I think this is so wrong.
The NEA is a bunch of whiney, cry-baby, power-hungry women. And too often the Principals are frightened of women and afraid to stand up to them. Bad combo.
Hahaha, you said "it's Julie"???? hahahaha, great job. worth being fired. and at your next interview, you said -- "I was fired because I ..." . oh hahaha. Was it Gray Davis, by any chance?? didn't he scream and holler??
"spelled it with DOLLINK"
OOOOOOOh - I like that! I like that very much. If I had not just reregistered my car, I would get that on my plates. THAT IS GREAT!
I'm a boss who has chewed a subordinate's @ss more than once, and would do it again.
Some folks can be led by example. Some need a kick in the rear end. There is no universally effective way to deal with people - each one is an individual and will respond differently.
I find that waiting until they start to wind down (with no reaction), then sweetly and quietly asking "Are you finished?" makes then turn the most extraordinary shade of purple...
I'm in the USAF. The USAF doesn't allow (formally) additional duties as punishment unless full proceedings have been held. Hitting a person is also a no-no. And I don't have the option of firing a subordinate for being stupid, nor do I have the option of hiring who I want. I have to take what I get, and then get performance out of them regardless.
That is why the fine art of @ss-chewing is worth learning. Used correctly, it gets the job done on someone who would take years to learn by my good example - or would never learn.

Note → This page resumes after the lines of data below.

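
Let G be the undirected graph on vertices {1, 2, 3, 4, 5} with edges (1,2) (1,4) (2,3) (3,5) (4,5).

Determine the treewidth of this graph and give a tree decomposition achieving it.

Treewidth 2.
Bags: B1 = {3, 4, 5}  B2 = {1, 3, 4}  B3 = {1, 2, 3}
Tree: B1–B2, B2–B3

The largest bag has 3 vertices, giving width 2; this decomposition certifies tw(G) ≤ 2. The edges 3–5–4–1–2–3 form a cycle, so G is not a tree and its treewidth is at least 2. Therefore the treewidth is 2.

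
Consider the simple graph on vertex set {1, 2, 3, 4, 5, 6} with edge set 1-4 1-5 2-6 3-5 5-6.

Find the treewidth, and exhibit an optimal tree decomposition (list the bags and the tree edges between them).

Treewidth 1.
One optimal decomposition is:
Bags: B1 = {1, 5}  B2 = {5, 6}  B3 = {3, 5}  B4 = {1, 4}  B5 = {2, 6}
Tree: B1–B2, B1–B3, B1–B4, B2–B5

Every bag has size at most 2, so the width is 2 − 1 = 1 and tw(G) ≤ 1. G has an edge, so its treewidth is at least 1. The upper and lower bounds meet at 1, so that is the treewidth.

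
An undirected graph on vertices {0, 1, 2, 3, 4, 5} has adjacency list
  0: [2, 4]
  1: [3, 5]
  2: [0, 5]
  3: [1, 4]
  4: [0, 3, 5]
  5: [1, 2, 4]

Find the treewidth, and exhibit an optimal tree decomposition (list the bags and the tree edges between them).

Each bag holds 3 vertices, so the decomposition has width 2, which upper-bounds the treewidth. For the lower bound, G contains the cycle 1–3–4–5–1, so G is not a forest; only forests have treewidth ≤ 1, hence tw(G) ≥ 2. Hence tw(G) = 2 exactly.

Treewidth 2.
One such decomposition:
Bags: B1 = {1, 3, 5}  B2 = {3, 4, 5}  B3 = {2, 4, 5}  B4 = {0, 2, 4}
Tree: B1–B2, B2–B3, B3–B4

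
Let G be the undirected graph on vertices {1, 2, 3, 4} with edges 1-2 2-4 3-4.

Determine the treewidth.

1

A width-1 tree decomposition is:
Bags: B1 = {2, 4}  B2 = {3, 4}  B3 = {1, 2}
Tree: B1–B2, B1–B3
The largest bag has 2 vertices, giving width 1; this decomposition certifies tw(G) ≤ 1. Any graph with an edge has treewidth ≥ 1, and G has the edge 2–4. The upper and lower bounds meet at 1, so that is the treewidth.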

There is also nothing wrong with well-earned public humiliation. It can set standards and encourage others to perform.
Leadership has no universal rules. Different people respond in different ways to different actions - it is up to the leader to reach into his bag of tricks and find the way that works best for each individual.
I've seen too many ignorant goofballs straighten out after a good chewing to believe it is 'always' wrong. And I've talked to too many senior NCOs who say their lives were turned around - in a positive way - by someone who kicked their rear end until they learned to perform without it.
Must be nice to be able to choose who you hire, or have quiet talks that inspire future performance. But when you're out in the field 10,000 miles from home and you have a boat anchor in the group...well, an attitude adjustment can be in order. My all time favorite that I heard about was when some guys grabbed a 'boat anchor' type and threw him into the slit latrine & told him they'd do it daily until he got his act together. Needless to say, he started working harder right away - and the senior NCOs & officers had the good sense to look the other way.
Wonder what the 9th would say about that?
Not if they are government employees and work for the union. They have protection against arbitrary disciplinary actions. They got rights you know.
Brilliant!
ROTFLOL!
I'm making the "Y" over my head right now,
and heading next to the "M"...
and so it goes. ;o)
Finally someone else got the real point of the story.
It's against the NEA! They're eating their own again!